Optimality conditions via a unified direction approach for (approximate) efficiency in multiobjective optimization

The presented paper addresses scalarization techniques for multiobjective optimization problems. A new scalarization technique for solving a general multiobjective optimization problem is proposed. This scalarization method is called the unified direction method, because it generalizes the Pascoletti-Serafini approach (direction approach). Some theoretical results related to the suggested scalarization technique are established, especially the ability of the method for generating (properly, weakly) efficient solutions is shown. Moreover, the relation between approximate optimal solutions of the proposed single objective problem and approximate (weakly, properly) efficient solutions of the multiobjective optimization problem is investigated.

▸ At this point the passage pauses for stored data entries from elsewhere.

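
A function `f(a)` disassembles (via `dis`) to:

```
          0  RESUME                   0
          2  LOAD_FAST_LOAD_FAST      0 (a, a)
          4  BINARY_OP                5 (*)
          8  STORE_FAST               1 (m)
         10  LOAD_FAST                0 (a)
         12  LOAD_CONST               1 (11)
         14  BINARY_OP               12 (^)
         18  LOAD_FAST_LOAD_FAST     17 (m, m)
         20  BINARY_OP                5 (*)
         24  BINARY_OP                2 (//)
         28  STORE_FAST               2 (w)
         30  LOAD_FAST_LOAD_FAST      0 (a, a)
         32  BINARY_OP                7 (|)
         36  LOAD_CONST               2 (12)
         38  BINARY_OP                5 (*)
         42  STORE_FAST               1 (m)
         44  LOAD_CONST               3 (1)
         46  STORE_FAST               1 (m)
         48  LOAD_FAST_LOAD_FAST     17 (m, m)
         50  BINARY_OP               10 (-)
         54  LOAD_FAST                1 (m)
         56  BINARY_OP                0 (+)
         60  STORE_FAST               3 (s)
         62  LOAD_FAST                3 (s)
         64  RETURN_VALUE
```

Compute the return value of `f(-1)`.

LOAD_FAST_LOAD_FAST a,a → push -1,-1. Stack: [-1, -1]
BINARY_OP * → -1 * -1 = 1. Stack: [1]
STORE_FAST m → m=1. Stack: []
LOAD_FAST a → push -1. Stack: [-1]
LOAD_CONST → push 11. Stack: [-1, 11]
BINARY_OP ^ → -1 ^ 11 = -12. Stack: [-12]
LOAD_FAST_LOAD_FAST m,m → push 1,1. Stack: [-12, 1, 1]
BINARY_OP * → 1 * 1 = 1. Stack: [-12, 1]
BINARY_OP // → -12 // 1 = -12. Stack: [-12]
STORE_FAST w → w=-12. Stack: []
LOAD_FAST_LOAD_FAST a,a → push -1,-1. Stack: [-1, -1]
BINARY_OP | → -1 | -1 = -1. Stack: [-1]
LOAD_CONST → push 12. Stack: [-1, 12]
BINARY_OP * → -1 * 12 = -12. Stack: [-12]
STORE_FAST m → m=-12. Stack: []
LOAD_CONST → push 1. Stack: [1]
STORE_FAST m → m=1. Stack: []
LOAD_FAST_LOAD_FAST m,m → push 1,1. Stack: [1, 1]
BINARY_OP - → 1 - 1 = 0. Stack: [0]
LOAD_FAST m → push 1. Stack: [0, 1]
BINARY_OP + → 0 + 1 = 1. Stack: [1]
STORE_FAST s → s=1. Stack: []
LOAD_FAST s → push 1. Stack: [1]
RETURN_VALUE → return 1.

1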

In fact, easy-to-check, necessary and sufficient conditions for epsilon-(weak, proper) efficiency are obtained. Moreover, the effectiveness of the proposed approach is illustrated with some illustrative computational examples.

Automated summary

The presented paper introduces a new scalarization technique, the unified direction method, for solving multiobjective optimization problems. The paper discusses the theoretical results related to this method, including its ability to generate efficient solutions and its relation to approximate optimal solutions of single objective problems. Furthermore, the effectiveness of the proposed approach is demonstrated through illustrative computational examples.